Home batteries are becoming increasingly popular ways to store solar energy to power houses at night, but what if one could make the whole house a battery? Rechargeable cement batteries prove the idea is possible, even if it has a long way to go to be affordable.
Dr Emma Zhang of Chalmers University of Technology, Sweden, mixed 0.9 percent carbon fibers into cement and poured it over a metal-coated carbon fiber mesh to make concrete blocks. In the journal Buildings, Zhang and colleagues report that with iron anodes and nickel cathodes these blocks become rechargeable batteries.
At 0.8 Watthours per liter, Zhang's battery is hundreds of times less energy-dense than a lithium-ion battery, and completely useless for transportation purposes. However, it stores about ten times more energy than previous rechargeable concrete batteries. These, Zhang said in a statement; “Showed very low performance,” forcing her and colleagues to seek new ideas on how to produce the electrodes.

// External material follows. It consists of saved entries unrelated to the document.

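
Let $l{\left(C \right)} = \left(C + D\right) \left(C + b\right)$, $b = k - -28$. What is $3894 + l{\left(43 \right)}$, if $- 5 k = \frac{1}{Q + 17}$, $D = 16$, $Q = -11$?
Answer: $\frac{242431}{30} \approx 8081.0$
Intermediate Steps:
$k = - \frac{1}{30}$ ($k = - \frac{1}{5 \left(-11 + 17\right)} = - \frac{1}{5 \cdot 6} = \left(- \frac{1}{5}\right) \frac{1}{6} = - \frac{1}{30} \approx -0.033333$)
$b = \frac{839}{30}$ ($b = - \frac{1}{30} - -28 = - \frac{1}{30} + 28 = \frac{839}{30} \approx 27.967$)
$l{\left(C \right)} = \left(16 + C\right) \left(\frac{839}{30} + C\right)$ ($l{\left(C \right)} = \left(C + 16\right) \left(C + \frac{839}{30}\right) = \left(16 + C\right) \left(\frac{839}{30} + C\right)$)
$3894 + l{\left(43 \right)} = 3894 + \left(\frac{6712}{15} + 43^{2} + \frac{1319}{30} \cdot 43\right) = 3894 + \left(\frac{6712}{15} + 1849 + \frac{56717}{30}\right) = 3894 + \frac{125611}{30} = \frac{242431}{30}$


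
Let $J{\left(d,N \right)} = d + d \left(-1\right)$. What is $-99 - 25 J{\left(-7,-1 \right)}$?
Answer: $-99$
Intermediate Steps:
$J{\left(d,N \right)} = 0$ ($J{\left(d,N \right)} = d - d = 0$)
$-99 - 25 J{\left(-7,-1 \right)} = -99 - 0 = -99 + 0 = -99$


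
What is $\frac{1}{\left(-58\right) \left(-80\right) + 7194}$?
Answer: $\frac{1}{11834} \approx 8.4502 \cdot 10^{-5}$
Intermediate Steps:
$\frac{1}{\left(-58\right) \left(-80\right) + 7194} = \frac{1}{4640 + 7194} = \frac{1}{11834}$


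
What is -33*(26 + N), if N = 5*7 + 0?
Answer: -2013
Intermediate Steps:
N = 35 (N = 35 + 0 = 35)
-33*(26 + N) = -33*(26 + 35) = -33*61 = -2013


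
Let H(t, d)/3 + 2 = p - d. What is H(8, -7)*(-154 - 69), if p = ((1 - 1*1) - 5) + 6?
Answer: -4014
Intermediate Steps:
p = 1 (p = ((1 - 1) - 5) + 6 = (0 - 5) + 6 = -5 + 6 = 1)
H(t, d) = -3 - 3*d (H(t, d) = -6 + 3*(1 - d) = -6 + (3 - 3*d) = -3 - 3*d)
H(8, -7)*(-154 - 69) = (-3 - 3*(-7))*(-154 - 69) = (-3 + 21)*(-223) = 18*(-223) = -4014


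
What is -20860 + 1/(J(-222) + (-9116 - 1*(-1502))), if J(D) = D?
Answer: -163458961/7836 ≈ -20860.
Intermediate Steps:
-20860 + 1/(J(-222) + (-9116 - 1*(-1502))) = -20860 + 1/(-222 + (-9116 - 1*(-1502))) = -20860 + 1/(-222 + (-9116 + 1502)) = -20860 + 1/(-222 - 7614) = -20860 + 1/(-7836) = -20860 - 1/7836 = -163458961/7836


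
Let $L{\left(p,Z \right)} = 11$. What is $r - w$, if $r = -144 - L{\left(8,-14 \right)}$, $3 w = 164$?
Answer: $- \frac{629}{3} \approx -209.67$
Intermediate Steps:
$w = \frac{164}{3}$ ($w = \frac{1}{3} \cdot 164 = \frac{164}{3} \approx 54.667$)
$r = -155$ ($r = -144 - 11 = -155$)
$r - w = -155 - \frac{164}{3} = - \frac{629}{3}$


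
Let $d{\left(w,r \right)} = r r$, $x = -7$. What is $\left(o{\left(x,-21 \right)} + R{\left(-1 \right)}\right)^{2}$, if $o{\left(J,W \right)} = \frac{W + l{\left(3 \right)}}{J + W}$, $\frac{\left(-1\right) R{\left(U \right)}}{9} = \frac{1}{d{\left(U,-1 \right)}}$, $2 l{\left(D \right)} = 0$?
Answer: $\frac{1089}{16} \approx 68.063$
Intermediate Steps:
$l{\left(D \right)} = 0$ ($l{\left(D \right)} = \frac{1}{2} \cdot 0 = 0$)
$d{\left(w,r \right)} = r^{2}$
$R{\left(U \right)} = -9$ ($R{\left(U \right)} = - \frac{9}{\left(-1\right)^{2}} = - \frac{9}{1} = \left(-9\right) 1 = -9$)
$o{\left(J,W \right)} = \frac{W}{J + W}$ ($o{\left(J,W \right)} = \frac{W + 0}{J + W} = \frac{W}{J + W}$)
$\left(o{\left(x,-21 \right)} + R{\left(-1 \right)}\right)^{2} = \left(- \frac{21}{-7 - 21} - 9\right)^{2} = \left(- \frac{21}{-28} - 9\right)^{2} = \left(\left(-21\right) \left(- \frac{1}{28}\right) - 9\right)^{2} = \left(\frac{3}{4} - 9\right)^{2} = \left(- \frac{33}{4}\right)^{2} = \frac{1089}{16}$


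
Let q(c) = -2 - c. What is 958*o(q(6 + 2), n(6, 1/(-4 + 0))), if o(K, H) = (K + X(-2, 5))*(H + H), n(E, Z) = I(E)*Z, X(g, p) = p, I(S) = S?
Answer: 14370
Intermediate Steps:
n(E, Z) = E*Z
o(K, H) = 2*H*(5 + K) (o(K, H) = (K + 5)*(H + H) = (5 + K)*(2*H) = 2*H*(5 + K))
958*o(q(6 + 2), n(6, 1/(-4 + 0))) = 958*(2*(6/(-4 + 0))*(5 + (-2 - (6 + 2)))) = 958*(2*(6/(-4))*(5 + (-2 - 1*8))) = 958*(2*(6*(-¼))*(5 + (-2 - 8))) = 958*(2*(-3/2)*(5 - 10)) = 958*(2*(-3/2)*(-5)) = 958*15 = 14370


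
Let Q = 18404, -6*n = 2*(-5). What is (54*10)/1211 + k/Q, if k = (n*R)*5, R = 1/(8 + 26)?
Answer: 1013722595/2273298888 ≈ 0.44593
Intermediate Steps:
n = 5/3 (n = -(-5)/3 = -1/6*(-10) = 5/3 ≈ 1.6667)
R = 1/34 ≈ 0.029412
k = 25/102 (k = ((5/3)*(1/34))*5 = (5/102)*5 = 25/102 ≈ 0.24510)
(54*10)/1211 + k/Q = (54*10)/1211 + (25/102)/18404 = 540*(1/1211) + (25/102)*(1/18404) = 540/1211 + 25/1877208 = 1013722595/2273298888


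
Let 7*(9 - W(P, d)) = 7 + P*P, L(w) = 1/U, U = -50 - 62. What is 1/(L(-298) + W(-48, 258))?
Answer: -112/35969 ≈ -0.0031138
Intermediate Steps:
U = -112
L(w) = -1/112 (L(w) = 1/(-112) = -1/112)
W(P, d) = 8 - P²/7 (W(P, d) = 9 - (7 + P*P)/7 = 9 - (7 + P²)/7 = 9 + (-1 - P²/7) = 8 - P²/7)
1/(L(-298) + W(-48, 258)) = 1/(-1/112 + (8 - ⅐*(-48)²)) = 1/(-1/112 + (8 - ⅐*2304)) = 1/(-1/112 + (8 - 2304/7)) = 1/(-1/112 - 2248/7) = 1/(-35969/112) = -112/35969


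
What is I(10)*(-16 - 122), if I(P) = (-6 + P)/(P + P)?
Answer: -138/5 ≈ -27.600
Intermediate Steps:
I(P) = (-6 + P)/(2*P) (I(P) = (-6 + P)/((2*P)) = (-6 + P)*(1/(2*P)) = (-6 + P)/(2*P))
I(10)*(-16 - 122) = ((1/2)*(-6 + 10)/10)*(-16 - 122) = ((1/2)*(1/10)*4)*(-138) = (1/5)*(-138) = -138/5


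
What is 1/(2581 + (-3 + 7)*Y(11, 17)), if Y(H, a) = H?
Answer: 1/2625 ≈ 0.00038095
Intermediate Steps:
1/(2581 + (-3 + 7)*Y(11, 17)) = 1/(2581 + (-3 + 7)*11) = 1/(2581 + 4*11) = 1/(2581 + 44) = 1/2625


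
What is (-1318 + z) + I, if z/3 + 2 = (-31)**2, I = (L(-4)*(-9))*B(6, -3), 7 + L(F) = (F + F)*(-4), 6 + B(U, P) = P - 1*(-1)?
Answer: 3359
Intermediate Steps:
B(U, P) = -5 + P (B(U, P) = -6 + (P - 1*(-1)) = -6 + (P + 1) = -6 + (1 + P) = -5 + P)
L(F) = -7 - 8*F (L(F) = -7 + (F + F)*(-4) = -7 + (2*F)*(-4) = -7 - 8*F)
I = 1800 (I = ((-7 - 8*(-4))*(-9))*(-5 - 3) = ((-7 + 32)*(-9))*(-8) = (25*(-9))*(-8) = -225*(-8) = 1800)
z = 2877 (z = -6 + 3*(-31)**2 = -6 + 3*961 = -6 + 2883 = 2877)
(-1318 + z) + I = (-1318 + 2877) + 1800 = 1559 + 1800 = 3359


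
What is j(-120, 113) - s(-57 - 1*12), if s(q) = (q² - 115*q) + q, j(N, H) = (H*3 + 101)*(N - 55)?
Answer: -89627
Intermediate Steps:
j(N, H) = (-55 + N)*(101 + 3*H) (j(N, H) = (3*H + 101)*(-55 + N) = (101 + 3*H)*(-55 + N) = (-55 + N)*(101 + 3*H))
s(q) = q² - 114*q
j(-120, 113) - s(-57 - 1*12) = (-5555 - 165*113 + 101*(-120) + 3*113*(-120)) - (-57 - 1*12)*(-114 + (-57 - 1*12)) = (-5555 - 18645 - 12120 - 40680) - (-57 - 12)*(-114 + (-57 - 12)) = -77000 - (-69)*(-114 - 69) = -77000 - (-69)*(-183) = -77000 - 1*12627 = -77000 - 12627 = -89627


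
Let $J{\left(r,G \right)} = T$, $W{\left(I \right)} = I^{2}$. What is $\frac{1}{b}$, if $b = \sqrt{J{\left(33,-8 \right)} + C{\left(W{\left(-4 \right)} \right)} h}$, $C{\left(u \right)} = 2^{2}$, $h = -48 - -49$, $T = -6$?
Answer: $- \frac{i \sqrt{2}}{2} \approx - 0.70711 i$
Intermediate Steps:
$h = 1$ ($h = -48 + 49 = 1$)
$J{\left(r,G \right)} = -6$
$C{\left(u \right)} = 4$
$b = i \sqrt{2}$ ($b = \sqrt{-6 + 4 \cdot 1} = \sqrt{-6 + 4} = \sqrt{-2} = i \sqrt{2} \approx 1.4142 i$)
$\frac{1}{b} = \frac{1}{i \sqrt{2}} = - \frac{i \sqrt{2}}{2}$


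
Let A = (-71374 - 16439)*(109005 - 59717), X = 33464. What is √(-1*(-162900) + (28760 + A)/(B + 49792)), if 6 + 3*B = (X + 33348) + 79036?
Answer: 2*√7997017587559/16401 ≈ 344.84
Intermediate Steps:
B = 48614 (B = -2 + ((33464 + 33348) + 79036)/3 = -2 + (66812 + 79036)/3 = -2 + (⅓)*145848 = -2 + 48616 = 48614)
A = -4328127144 (A = -87813*49288 = -4328127144)
√(-1*(-162900) + (28760 + A)/(B + 49792)) = √(-1*(-162900) + (28760 - 4328127144)/(48614 + 49792)) = √(162900 - 4328098384/98406) = √(162900 - 4328098384*1/98406) = √(162900 - 2164049192/49203) = √(5851119508/49203) = 2*√7997017587559/16401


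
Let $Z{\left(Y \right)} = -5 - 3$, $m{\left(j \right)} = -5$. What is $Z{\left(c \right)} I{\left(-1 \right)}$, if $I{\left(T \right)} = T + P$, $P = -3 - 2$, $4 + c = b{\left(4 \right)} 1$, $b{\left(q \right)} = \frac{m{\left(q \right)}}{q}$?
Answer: $48$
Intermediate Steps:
$b{\left(q \right)} = - \frac{5}{q}$
$c = - \frac{21}{4}$ ($c = -4 + - \frac{5}{4} \cdot 1 = -4 + \left(-5\right) \frac{1}{4} \cdot 1 = -4 - \frac{5}{4} = - \frac{21}{4} \approx -5.25$)
$Z{\left(Y \right)} = -8$ ($Z{\left(Y \right)} = -5 - 3 = -8$)
$P = -5$ ($P = -3 - 2 = -5$)
$I{\left(T \right)} = -5 + T$ ($I{\left(T \right)} = T - 5 = -5 + T$)
$Z{\left(c \right)} I{\left(-1 \right)} = - 8 \left(-5 - 1\right) = \left(-8\right) \left(-6\right) = 48$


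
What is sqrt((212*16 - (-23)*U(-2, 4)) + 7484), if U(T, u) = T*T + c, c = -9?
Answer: sqrt(10761) ≈ 103.74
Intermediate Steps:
U(T, u) = -9 + T**2 (U(T, u) = T*T - 9 = T**2 - 9 = -9 + T**2)
sqrt((212*16 - (-23)*U(-2, 4)) + 7484) = sqrt((212*16 - (-23)*(-9 + (-2)**2)) + 7484) = sqrt((3392 - (-23)*(-9 + 4)) + 7484) = sqrt((3392 - (-23)*(-5)) + 7484) = sqrt((3392 - 1*115) + 7484) = sqrt((3392 - 115) + 7484) = sqrt(3277 + 7484) = sqrt(10761)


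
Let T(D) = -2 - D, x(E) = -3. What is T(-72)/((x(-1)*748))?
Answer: -35/1122 ≈ -0.031194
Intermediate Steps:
T(-72)/((x(-1)*748)) = (-2 - 1*(-72))/((-3*748)) = (-2 + 72)/(-2244) = 70*(-1/2244) = -35/1122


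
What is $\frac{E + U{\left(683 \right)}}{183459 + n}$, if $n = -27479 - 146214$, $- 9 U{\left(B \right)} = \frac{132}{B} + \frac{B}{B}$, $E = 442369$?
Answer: $\frac{1359620714}{30015801} \approx 45.297$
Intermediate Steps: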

At that energy density, Zhang thinks the first applications will be off the grid, probably in combination with solar panels – for example, powering 4G services in remote locations. Concrete structures such as bridges often need a small amount of electricity for sensing devices or cathodic protection against corrosion of metal reinforcements, and Zhang's work could be a perfect fit.
If a market becomes established in niches like these, mass production and further refinements could bring prices down, opening up a wider range of possibilities.
"We have a vision that in the future this technology could allow for whole sections of multi-storey buildings made of functional concrete. Considering that any concrete surface could have a layer of this electrode embedded, we are talking about enormous volumes of functional concrete,” Zhang said.
Before that can happen, Zhang admits she needs to extend the battery's life to match the long periods over which concrete structures are expected to last. If that can't be done it will be necessary to find a way to replace them while the building is still in use.
This isn't the first idea for using building materials to store electricity. Last year scientists showed that hematite in house bricks can act as an electrode. By depositing polymers through bricks during manufacturing, they turned them into supercapacitors, capable of efficient storage. Although these bricks have the potential to make storage of small amounts of electricity for emergency use cheap, the energy density may be too low for large-scale storage.
Concrete currently has an immense environmental cost, its production accounting for 4-8 percent of global carbon emissions among other crimes against the planet. Efforts continue to find less damaging alternatives, which should be possible since the Romans managed it 2,000 years ago.